■西堀栄三郎の創造性開発:目的と制約

      

1 目的は絶対

西堀栄三郎は『石橋を叩けば渡れない』で、目的と制約ということを、創造性に関連させて説明しています。タクシーに乗って「八時までに東京駅に行ってくれ」と言うとき、[東京駅へ行くというのは“目的”]であり、目的は[絶対なのです](p.149)。

一方、[八時までというのは制約]になります。工夫の余地があるのは、こちらの制約にかかわることです。時間を守るために、どの道を通っていけばよいのか、考える必要があります。制約をクリアするための手段が問題となっているのです。

西堀は、[創造性というのは、目的そのものにあるのではなく、むしろ、その目的を実現する手段]のほうに[創造性を発揮する余地があります]と語っています。[目的には自由はありません。これは絶対です](p.148)とのこと。言われてみれば、その通りです。

    

2 意欲を買う

西堀の場合、「何をしてくれ」という形式で決められるのが目的であり、「どのように」というのが手段です。どのようにしたらよいのかを考えることが、創造性の発揮になります。「労働を買う」「労働を売る」のではなくて、「意欲を買う」ということです。

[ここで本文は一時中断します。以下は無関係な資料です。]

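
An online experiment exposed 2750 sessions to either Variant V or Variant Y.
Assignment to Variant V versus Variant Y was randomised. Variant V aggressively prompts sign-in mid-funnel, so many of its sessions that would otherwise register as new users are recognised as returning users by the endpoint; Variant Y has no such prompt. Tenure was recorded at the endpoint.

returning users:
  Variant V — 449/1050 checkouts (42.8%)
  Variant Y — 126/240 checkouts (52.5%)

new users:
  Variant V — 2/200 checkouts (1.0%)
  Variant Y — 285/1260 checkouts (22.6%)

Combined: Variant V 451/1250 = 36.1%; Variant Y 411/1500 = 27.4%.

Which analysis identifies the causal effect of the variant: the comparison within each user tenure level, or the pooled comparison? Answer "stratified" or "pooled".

pooled

Within every user tenure level Variant Y has the higher rate, yet pooled Variant V does — Simpson's reversal.
User tenure is recorded after the variant and is itself shifted by it — it sits on the causal path from variant to outcome. Conditioning on a mediator would strip out part of the effect we want; the pooled comparison gives the total causal effect.
Pooled: Variant V 36.1% vs Variant Y 27.4%; Variant V is higher overall.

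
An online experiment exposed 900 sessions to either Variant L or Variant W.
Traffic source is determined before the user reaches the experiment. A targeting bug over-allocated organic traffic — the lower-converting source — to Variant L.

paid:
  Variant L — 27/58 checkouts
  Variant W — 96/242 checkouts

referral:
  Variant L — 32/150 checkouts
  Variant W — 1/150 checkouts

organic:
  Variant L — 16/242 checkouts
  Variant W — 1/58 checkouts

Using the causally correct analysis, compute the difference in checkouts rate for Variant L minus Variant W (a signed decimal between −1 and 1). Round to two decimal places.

The traffic source-specific comparison favours Variant L throughout, but the pooled figures favour Variant W. The question is whether to condition on traffic source.
Traffic source is set before the variant has any effect — it is not caused by the variant — and it independently drives the outcome. That makes it a confounder, so the causal comparison is within traffic source levels.
Adjusting over the population distribution of traffic source: 0.333·(0.466−0.397) + 0.333·(0.213−0.007) + 0.333·(0.066−0.017) = +0.108.

+0.11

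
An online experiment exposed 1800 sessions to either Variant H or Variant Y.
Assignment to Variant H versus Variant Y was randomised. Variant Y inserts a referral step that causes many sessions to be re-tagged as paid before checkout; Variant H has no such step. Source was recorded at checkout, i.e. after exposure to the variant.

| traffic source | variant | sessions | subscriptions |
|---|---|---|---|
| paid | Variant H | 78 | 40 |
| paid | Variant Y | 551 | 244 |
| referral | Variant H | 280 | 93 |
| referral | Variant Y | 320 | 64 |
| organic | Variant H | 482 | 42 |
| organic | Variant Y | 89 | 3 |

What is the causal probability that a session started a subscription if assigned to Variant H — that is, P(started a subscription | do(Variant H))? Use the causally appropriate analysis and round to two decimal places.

Traffic source lies on the pathway variant → traffic source → outcome, so adjusting for it blocks the indirect effect. For the total causal effect of variant, use the unadjusted pooled rates.
So P(outcome | do(Variant H)) is just the pooled rate for Variant H: 175/840 = 0.208.

0.21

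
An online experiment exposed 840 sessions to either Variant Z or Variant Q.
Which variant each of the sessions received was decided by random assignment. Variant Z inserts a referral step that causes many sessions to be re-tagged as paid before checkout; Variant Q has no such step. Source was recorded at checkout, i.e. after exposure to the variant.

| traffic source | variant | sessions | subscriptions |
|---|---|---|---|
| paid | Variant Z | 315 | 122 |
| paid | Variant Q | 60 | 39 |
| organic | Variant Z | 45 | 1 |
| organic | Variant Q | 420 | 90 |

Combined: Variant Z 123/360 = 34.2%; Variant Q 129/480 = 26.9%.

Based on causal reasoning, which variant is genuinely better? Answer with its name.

Variant Z

The stratified and pooled comparisons disagree (Variant Q wins within each traffic source; Variant Z wins overall), so the answer turns on the causal role of traffic source.
Stratifying would compare variants among sessions the variants themselves sorted into traffic source groups — a form of selection on an intermediate. The unconditioned pooled rates give the total causal effect.
Pooled: Variant Z 34.2% vs Variant Q 26.9%; Variant Z is higher overall.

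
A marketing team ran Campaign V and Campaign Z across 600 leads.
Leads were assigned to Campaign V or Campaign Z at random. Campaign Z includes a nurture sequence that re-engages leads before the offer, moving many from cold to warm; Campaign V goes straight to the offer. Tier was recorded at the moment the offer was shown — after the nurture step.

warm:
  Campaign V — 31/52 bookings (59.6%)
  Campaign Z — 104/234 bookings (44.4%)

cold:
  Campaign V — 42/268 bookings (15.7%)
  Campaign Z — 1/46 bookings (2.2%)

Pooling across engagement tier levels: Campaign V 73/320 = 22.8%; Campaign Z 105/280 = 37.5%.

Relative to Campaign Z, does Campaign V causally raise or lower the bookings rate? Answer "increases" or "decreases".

decreases

Within every engagement tier level Campaign V has the higher rate, yet pooled Campaign Z does — Simpson's reversal.
Engagement tier is downstream of the campaign. One should not condition on a consequence of treatment, so the overall rates are the right comparison.
Pooled: Campaign V 22.8% vs Campaign Z 37.5%; Campaign Z is higher overall.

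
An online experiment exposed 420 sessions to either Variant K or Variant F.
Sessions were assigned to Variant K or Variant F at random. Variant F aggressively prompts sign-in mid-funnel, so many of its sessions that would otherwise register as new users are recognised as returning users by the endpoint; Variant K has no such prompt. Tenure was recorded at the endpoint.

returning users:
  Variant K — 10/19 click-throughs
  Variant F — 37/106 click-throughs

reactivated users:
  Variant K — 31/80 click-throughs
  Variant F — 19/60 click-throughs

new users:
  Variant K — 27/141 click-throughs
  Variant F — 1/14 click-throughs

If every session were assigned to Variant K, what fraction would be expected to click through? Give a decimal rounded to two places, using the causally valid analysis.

0.28

User tenure is downstream of the variant. One should not condition on a consequence of treatment, so the overall rates are the right comparison.
So P(outcome | do(Variant K)) is just the pooled rate for Variant K: 68/240 = 0.283.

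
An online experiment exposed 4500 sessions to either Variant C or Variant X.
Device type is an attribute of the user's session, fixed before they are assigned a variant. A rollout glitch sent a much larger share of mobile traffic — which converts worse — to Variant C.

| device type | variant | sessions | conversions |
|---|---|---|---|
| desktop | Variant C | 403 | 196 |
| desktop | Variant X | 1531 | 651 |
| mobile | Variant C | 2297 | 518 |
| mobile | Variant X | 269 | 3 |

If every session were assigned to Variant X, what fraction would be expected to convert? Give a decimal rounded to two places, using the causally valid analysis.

Device type satisfies the back-door criterion: it is not a descendant of the variant, and it blocks the spurious path from variant to outcome. Adjusting for it (i.e., using the within-device type rates) gives the causal effect.
Standardising Variant X to the population device type mix: 0.430·651/1531 + 0.570·3/269 = 0.189.

0.19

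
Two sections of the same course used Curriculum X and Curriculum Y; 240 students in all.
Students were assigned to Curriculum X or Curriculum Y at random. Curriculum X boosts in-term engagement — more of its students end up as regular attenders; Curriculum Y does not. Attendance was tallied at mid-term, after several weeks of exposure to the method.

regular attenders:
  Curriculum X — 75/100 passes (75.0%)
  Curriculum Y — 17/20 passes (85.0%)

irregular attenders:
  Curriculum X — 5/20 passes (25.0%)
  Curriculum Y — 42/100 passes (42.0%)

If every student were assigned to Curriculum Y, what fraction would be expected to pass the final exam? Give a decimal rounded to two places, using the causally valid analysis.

0.49

Curriculum Y is higher inside every mid-term attendance stratum but Curriculum X is higher in aggregate. Whether to stratify depends on how mid-term attendance relates to the teaching method.
Mid-term attendance lies on the pathway teaching method → mid-term attendance → outcome, so adjusting for it blocks the indirect effect. For the total causal effect of teaching method, use the unadjusted pooled rates.
So P(outcome | do(Curriculum Y)) is just the pooled rate for Curriculum Y: 59/120 = 0.492.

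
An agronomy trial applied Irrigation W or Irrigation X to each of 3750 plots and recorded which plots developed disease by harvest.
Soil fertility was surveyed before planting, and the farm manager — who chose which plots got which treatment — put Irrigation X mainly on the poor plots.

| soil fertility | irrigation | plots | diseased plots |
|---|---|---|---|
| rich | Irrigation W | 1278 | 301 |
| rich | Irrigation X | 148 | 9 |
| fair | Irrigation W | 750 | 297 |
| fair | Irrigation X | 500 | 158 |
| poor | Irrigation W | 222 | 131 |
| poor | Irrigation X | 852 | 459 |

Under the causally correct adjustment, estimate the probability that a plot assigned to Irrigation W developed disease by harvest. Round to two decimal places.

The imbalance in soil fertility arose from how plots were allocated, not from anything the irrigation did; and soil fertility independently affects the outcome. The pooled gap is confounded — condition on soil fertility.
Standardising Irrigation W to the population soil fertility mix: 0.380·301/1278 + 0.333·297/750 + 0.286·131/222 = 0.391.

0.39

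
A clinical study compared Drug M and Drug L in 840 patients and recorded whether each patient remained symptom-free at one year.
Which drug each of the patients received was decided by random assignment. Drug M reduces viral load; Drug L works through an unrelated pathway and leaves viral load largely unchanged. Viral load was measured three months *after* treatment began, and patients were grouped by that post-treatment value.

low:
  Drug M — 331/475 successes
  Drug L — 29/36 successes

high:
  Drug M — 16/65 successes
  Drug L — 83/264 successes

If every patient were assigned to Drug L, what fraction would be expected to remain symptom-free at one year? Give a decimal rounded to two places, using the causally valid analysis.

The distribution of viral load is itself part of what the drug does — it is an intermediate outcome. Holding it fixed would remove that part of the effect; the total effect is the pooled difference.
So P(outcome | do(Drug L)) is just the pooled rate for Drug L: 112/300 = 0.373.

0.37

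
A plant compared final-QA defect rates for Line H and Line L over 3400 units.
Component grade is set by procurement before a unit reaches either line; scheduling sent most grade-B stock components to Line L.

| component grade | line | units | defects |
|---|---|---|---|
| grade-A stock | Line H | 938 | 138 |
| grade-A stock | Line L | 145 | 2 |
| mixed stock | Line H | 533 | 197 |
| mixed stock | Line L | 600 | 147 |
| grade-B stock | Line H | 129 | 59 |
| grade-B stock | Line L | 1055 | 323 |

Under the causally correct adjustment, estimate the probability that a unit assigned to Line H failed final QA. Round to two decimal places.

0.33

Nothing the line does changes component grade; the imbalance is an allocation artefact. With component grade also predicting the outcome, the pooled figure is confounded, and the within-stratum comparison is the causal one.
Standardising Line H to the population component grade mix: 0.319·138/938 + 0.333·197/533 + 0.348·59/129 = 0.329.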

意欲がないと、創造性が出てきませんから、会社と労働者との間で売り買いするものは、意欲でなくてはなりません。この前提に立つと、[創造性開発に必要な条件として、いわゆる「成功の味をしめた経験」というものが、一番重要]になります(p.145)。

あの時、こうやって成功したという経験があると、調子が乗ってくるのです。[創造性開発をするような場合には、当人をして調子に乗せることが非常に大切なモチベーション](p.146)となるのです。「調子に乗る」ということは、悪い意味にはなりません。

     

3 自信論を超越した勇気

こうやって西堀の考えを見てみると、目的がどういう概念であるかが見えてきます。そうすることが必要だと思わせるものでなくてはなりません。実践する人たちが、これはやらなくてはならない、やりましょうと思えるものであることが達成の条件になります。

そういう目的であるならば、もはや目的は動かせません。目的は絶対になります。どうやって達成するかという点が問題です。この時、やれるぞという気持ちが不可欠になります。調子に乗ってる、うぬぼれていると言われようと、やろうという意欲が大切です。

▼いままでやらなかったことをやるとか、今まで誰もが解決しえなかったことを決行しようというためには、このような自信論を超越して、やろう! ということにならなければなりません。それを「勇気」というものでありましょう。 p.179 新版『石橋を叩けば渡れない』

リーダーは、意欲を発揮させて目的を達成するように誘導する人、つまり目標管理をする人です。では西堀流の目標とはどうなるでしょうか。目的に定量的な制約条件を付けたもの、【目的「東京駅に行く」+制約「8時まで」】の形式になるものと考えられます。